中国伝来の雅楽とは出生が異なり、古代より日本独自の音楽舞踊とされる。
古代朝廷「内侍所の御神楽」として宮廷内では、なくてはならない音楽として儀式に奏されていた。奈良時代より以前から古代中国の隋・唐より伝来された雅楽は、古文書によって史実が明らかにされているが、こと神楽に関してはその文献が見当たらない。もともと神楽は神話をモチーフにして出来上がった舞踊で宮廷内の御神楽と土着の里神楽に分類される。卑弥呼(推定3世紀)の時代まで遡れば明らかにされようが、その時代に関する文献は日本には無く古代中国の魏の史書「魏志倭人伝」に頼る他にない。
モデル写真に写る頭部の飾りは「天冠」といい、儀礼的正装の施しをするときに必要不可欠な飾り物である。その容姿からして古代の王を思わせる。
人間の頭部をきらびやかに飾る様式は古代より世界共通で、この写真にある天冠飾りが特別なオリジナルということではない。では、なにゆえ古代日本の神楽舞に天冠飾りがほどこされたのか、という理由は何一つ判っていない。

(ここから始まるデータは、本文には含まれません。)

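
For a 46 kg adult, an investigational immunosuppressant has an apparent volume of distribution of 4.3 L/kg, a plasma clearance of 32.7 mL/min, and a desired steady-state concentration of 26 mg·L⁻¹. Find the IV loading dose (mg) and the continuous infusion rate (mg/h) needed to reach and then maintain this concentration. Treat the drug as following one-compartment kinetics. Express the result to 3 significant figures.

Total Vd = 4.3 × 46 = 197.8 L
Loading dose = Vd × C = 197.8 × 26 = 5143 mg
CL = 32.7 mL/min = 32.7 × 0.06 = 1.962 L/h
Maintenance: replace elimination → rate = CL × Css = 1.962 × 26 = 51.01 mg/h

(a) 5140 mg; (b) 51.0 mg/h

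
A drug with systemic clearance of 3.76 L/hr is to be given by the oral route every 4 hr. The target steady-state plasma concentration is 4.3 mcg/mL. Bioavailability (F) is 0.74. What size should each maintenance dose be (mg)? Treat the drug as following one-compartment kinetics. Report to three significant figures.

At steady state, dose per interval replaces the amount cleared in that interval: F·D/τ = CL·Css.
D = CL × Css × τ / F = 3.760 × 4.3 × 4 / 0.74 = 87.39 mg

87.4 mg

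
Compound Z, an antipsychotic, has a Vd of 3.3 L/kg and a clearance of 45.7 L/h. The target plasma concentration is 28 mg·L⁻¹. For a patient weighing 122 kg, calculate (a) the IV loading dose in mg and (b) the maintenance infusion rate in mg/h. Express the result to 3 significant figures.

Vd(total) = 122 kg × 3.3 L/kg = 402.6 L
LD = Vd · C_target = 402.6 × 28 = 11270 mg
Maintenance infusion rate = CL × Css = 45.70 × 28 = 1280 mg/h

(a) 11300 mg; (b) 1280 mg/h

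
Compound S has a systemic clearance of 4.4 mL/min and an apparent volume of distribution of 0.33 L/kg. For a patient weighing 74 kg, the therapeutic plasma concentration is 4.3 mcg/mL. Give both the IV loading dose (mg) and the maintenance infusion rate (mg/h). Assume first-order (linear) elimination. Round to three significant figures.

(a) 105 mg; (b) 1.14 mg/h

Vd = 0.33 L/kg × 74 kg = 24.42 L
Loading dose = Vd × C = 24.42 × 4.3 = 105.0 mg
CL = 4.4 mL/min × 60/1000 = 0.2640 L/h
Maintenance infusion rate = CL × Css = 0.2640 × 4.3 = 1.135 mg/h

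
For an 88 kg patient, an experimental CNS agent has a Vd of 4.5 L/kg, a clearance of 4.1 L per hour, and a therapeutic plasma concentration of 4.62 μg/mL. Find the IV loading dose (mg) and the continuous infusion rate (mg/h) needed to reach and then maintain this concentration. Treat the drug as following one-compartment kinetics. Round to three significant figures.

Total Vd = 4.5 × 88 = 396.0 L
LD = Vd · C_target = 396.0 × 4.62 = 1830 mg
Maintenance: replace elimination → rate = CL × Css = 4.100 × 4.62 = 18.94 mg/h

(a) 1830 mg; (b) 18.9 mg/h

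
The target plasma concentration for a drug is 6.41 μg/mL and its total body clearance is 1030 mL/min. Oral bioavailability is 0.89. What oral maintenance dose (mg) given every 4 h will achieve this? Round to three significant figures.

Convert clearance: 1030 mL/min × 60 min/h ÷ 1000 mL/L = 61.80 L/h
D = CL × Css × τ / F = 61.80 × 6.41 × 4 / 0.89 = 1780 mg

1780 mg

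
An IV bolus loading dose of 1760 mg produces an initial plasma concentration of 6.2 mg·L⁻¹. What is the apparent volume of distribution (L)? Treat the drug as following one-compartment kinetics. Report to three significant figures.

Immediately after an IV bolus, C₀ = Dose / Vd, so Vd = Dose / C₀.
Vd = 1760 / 6.2 = 283.9 L

284 L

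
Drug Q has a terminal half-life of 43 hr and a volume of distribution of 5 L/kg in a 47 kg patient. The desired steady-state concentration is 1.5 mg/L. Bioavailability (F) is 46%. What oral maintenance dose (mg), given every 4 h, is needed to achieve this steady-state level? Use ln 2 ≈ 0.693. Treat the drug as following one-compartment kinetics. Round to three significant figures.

Vd = 5 L/kg × 47 kg = 235.0 L
k = 0.693/43 = 0.01612 h⁻¹, so CL = k·Vd = 0.01612 × 235.0 = 3.788 L/h
D = CL × Css × τ / F = 3.788 × 1.5 × 4 / 0.46 = 49.41 mg

49.4 mg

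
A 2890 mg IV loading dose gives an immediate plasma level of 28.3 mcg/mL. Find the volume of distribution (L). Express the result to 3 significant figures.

102 L

Immediately after an IV bolus, C₀ = Dose / Vd, so Vd = Dose / C₀.
Vd = 2890 / 28.3 = 102.1 L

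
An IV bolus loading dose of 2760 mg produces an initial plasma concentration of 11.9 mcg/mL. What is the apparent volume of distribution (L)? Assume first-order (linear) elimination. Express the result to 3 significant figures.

Immediately after an IV bolus, C₀ = Dose / Vd, so Vd = Dose / C₀.
Vd = 2760 / 11.9 = 231.9 L

232 L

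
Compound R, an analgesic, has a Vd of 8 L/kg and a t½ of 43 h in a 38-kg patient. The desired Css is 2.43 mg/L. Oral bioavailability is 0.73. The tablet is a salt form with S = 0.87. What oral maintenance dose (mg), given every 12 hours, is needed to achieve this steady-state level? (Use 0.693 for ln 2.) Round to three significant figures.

225 mg

Total Vd = 8 × 38 = 304.0 L
CL = ln 2 · Vd / t½ = 0.693 × 304.0 / 43 = 4.899 L/h
D = CL × Css × τ / F / S = 4.899 × 2.43 × 12 / 0.73 / 0.87 = 224.9 mg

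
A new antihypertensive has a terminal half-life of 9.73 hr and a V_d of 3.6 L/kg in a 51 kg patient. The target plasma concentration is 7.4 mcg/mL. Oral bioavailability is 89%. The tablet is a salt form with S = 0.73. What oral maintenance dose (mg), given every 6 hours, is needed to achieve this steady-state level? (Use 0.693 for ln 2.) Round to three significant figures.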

そもそも宮廷内で行われる内侍所の神楽が何故必要なのか、それが1300年間に渡り継承されてきた理由は何故か、という責めてはならない質問に対して答があるはずもない。伝統だから、文化だから、古式にのっとった儀式であるからと諸々の理由は付くが、それ以上の詮索をすることが無駄である。そのムダとは1300年間の歴史を一定時間の時代で云々することが暴挙である、と思われているからであり、また理路整然とその説明を出来る人間が誰もいないということでもある。
そうした曖昧模糊とした歴史の深さを一気に説明してくれるのが絵であり画像である。古代日本の文化が何処に依拠しているのか、という回りくどい文を書くよりも、古代メソポタミアの天冠(宝飾をつけた女性胸像、初期シュメール時代紀元前2600年頃)を見せた方がよっぽど説得力がある。 それがウリ二つとは云わないが明らかに似ている、と誰が見ても思う。前2600年と現代2006年で概算でも4600年という時間の隔たりがある。それが何故似ているのか、という単純な疑問を解くには、やはり過去の遺物と現代のモノを比較するのが一番早い。
前3000年にシュメール都市国家が成立したメソポタミアは古代社会特有の君主制で王を頂点として社会が形成されていた。そのスタイルも世界共通で
王が冥途へと旅立つとき、仕えていた人間も共に殉死して埋葬された。「宝飾品をつけた女性の胸像」がそれで、黄金と宝石類で飾られた冠は女官のものである、と説明されている。
その二つを結ぶものは何か。時間と空間を一気に短縮して同時間に5000年前の遺物を現代の巫女舞の天冠と並べると何が判るのか、という設問に対しての応えは一つ、それがシルクロードである。いまのところそれしか説明のしようがない。